Enter the 5:2. Also referred to as the fasting diet, the regime said to help the undertaker lose weight fast, all the while promoting better habits, cell repair and even the prevention of illnesses such as heart disease, stroke and Alzheimer’s disease.

What is the 5:2 diet?

According to the 5:2 diet book, the plan works by restricting calorie intake to just 25 per cent of your daily quota for two out of seven days, and eating as normal for the remaining time.

For the average women, that’s 500 calories, while the average man can consume around 600. Fasting two days (either consecutive or non-consecutive) out of the week will cut the calories you’d normally consume by around 3,000 – 3,500 (about 450grams of lost weight).

How does the 5:2 diet work?

Yes, in theory, you can still eat pizza and chocolate so as long as you’re willing to enter starvation mode for two days in the week. And because you’re consuming fewer calories than normal on your fast day, you should be losing weight.

But don’t think it’s a licence to binge for five days. In the long run, the diet sets out to make the undertaker more aware of their choices, leading them to subconsciously choose the healthier option while training them to savour every bite of every meal.

Dinner on the 5:2 can look pretty darn delicious. Click here to see this [low-calorie recipe](http://www.foodtolove.com.au/recipes/collections/5-2-diet-recipes|target="_blank"|rel=”nofollow”) and more!
Dinner on the 5:2 can look pretty darn delicious. Click here to see this low-calorie recipe and more!

Why is the 5:2 diet good for you?

Intermittent fasting has been thought time and time again to be beneficial for the body.

As well as the aforementioned links to the prevention of heart disease and stroke, fasting has also seen an improvement in blood pressure, cholesterol and a reduced cancer and diabetes risk.

What does a day on the 5:2 diet look like?

Personal experience can attest that the diet can impact both energy and cognitive alertness. Limiting the foods you’d normally never think twice about can result in the undertaker feeling tired, dizzy and well, a little bit crabby.

This is why being smart about your choices is so incredibly important.
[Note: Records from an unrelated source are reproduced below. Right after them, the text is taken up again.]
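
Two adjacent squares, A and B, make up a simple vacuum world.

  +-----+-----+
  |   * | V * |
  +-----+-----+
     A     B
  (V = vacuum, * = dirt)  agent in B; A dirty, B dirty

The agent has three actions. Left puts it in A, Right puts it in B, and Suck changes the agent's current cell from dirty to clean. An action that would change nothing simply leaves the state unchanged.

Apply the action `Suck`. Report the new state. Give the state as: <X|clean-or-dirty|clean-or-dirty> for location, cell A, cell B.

start: <B|dirty|dirty>
Suck (#1): <B|dirty|clean>

<B|dirty|clean>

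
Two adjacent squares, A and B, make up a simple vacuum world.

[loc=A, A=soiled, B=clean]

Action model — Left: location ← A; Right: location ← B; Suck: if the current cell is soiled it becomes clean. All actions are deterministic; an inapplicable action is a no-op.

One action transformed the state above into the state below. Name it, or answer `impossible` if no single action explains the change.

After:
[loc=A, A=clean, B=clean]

Suck

try  Left: in A — A soiled, B clean
try Right: in B — A soiled, B clean
try  Suck: in A — A clean, B clean  ← match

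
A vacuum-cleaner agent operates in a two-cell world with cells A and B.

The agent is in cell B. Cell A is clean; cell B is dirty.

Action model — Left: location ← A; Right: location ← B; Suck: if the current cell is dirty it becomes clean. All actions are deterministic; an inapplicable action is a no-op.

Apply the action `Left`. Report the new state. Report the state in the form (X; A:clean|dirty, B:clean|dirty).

start: (B; A:clean, B:dirty)
t=1 Left ⇒ (A; A:clean, B:dirty)

(A; A:clean, B:dirty)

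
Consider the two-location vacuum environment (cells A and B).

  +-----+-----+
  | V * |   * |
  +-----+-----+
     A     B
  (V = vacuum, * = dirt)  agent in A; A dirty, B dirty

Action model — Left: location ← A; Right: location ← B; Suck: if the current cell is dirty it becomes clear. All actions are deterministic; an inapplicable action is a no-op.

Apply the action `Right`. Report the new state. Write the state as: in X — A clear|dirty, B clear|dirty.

in B — A dirty, B dirty

start: in A — A dirty, B dirty
Right (#1): in B — A dirty, B dirty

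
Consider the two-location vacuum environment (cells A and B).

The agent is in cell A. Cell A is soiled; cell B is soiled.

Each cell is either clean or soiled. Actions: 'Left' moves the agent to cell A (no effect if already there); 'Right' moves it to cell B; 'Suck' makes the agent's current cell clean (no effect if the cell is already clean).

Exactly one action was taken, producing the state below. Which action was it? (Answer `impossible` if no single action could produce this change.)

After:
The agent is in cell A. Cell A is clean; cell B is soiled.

Suck

try  Left: loc=A A=soiled B=soiled
try Right: loc=B A=soiled B=soiled
try  Suck: loc=A A=clean B=soiled  ← match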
Because, in theory, you can eat as much as you like, so long as it fits into the calorie quota.

Eschew large serves of processed carbs and instead opt for generous portions of vegetables and legumes, small servings of lean meats and eggs. Drink plenty of water – black coffee and teas are welcomed (score!).

Also take care in how you cook and prepare your foods. Baking, rather than frying, will cut those extra calories.

What happens when you stop 5:2 diet?

Some choose to remain on the regime until reaching their goal weight, while others stay on it for life having found a diet they can maintain. At this point, many switch from 5:2 to 6:1.

Of course, the 5:2 isn't for everybody, with undertakers sometimes saying the calorie restricting can become boring and tiresome.

If this is the case and the dieter wishes to stop, they should consult their healthcare professional to find a different method of weight-loss.

Miranda Kerr maintains her model figure on the 5:2.
Miranda Kerr maintains her model figure on the 5:2.

Who shouldn’t do the 5:2 diet?

Women who are pregnant or breastfeeding should avoid fasting, as should children, teenagers, the elderly and those with a history of anorexia nervosa or bulimia nervosa.

The 5:2 Diet Book also suggests Type 1 and 2 diabetes patients, as well as those suffering chronic conditions, to seek consultation from their trusted GPs before making any changes to their diets.

In fact, anyone planning to switch up their diet so should do the same.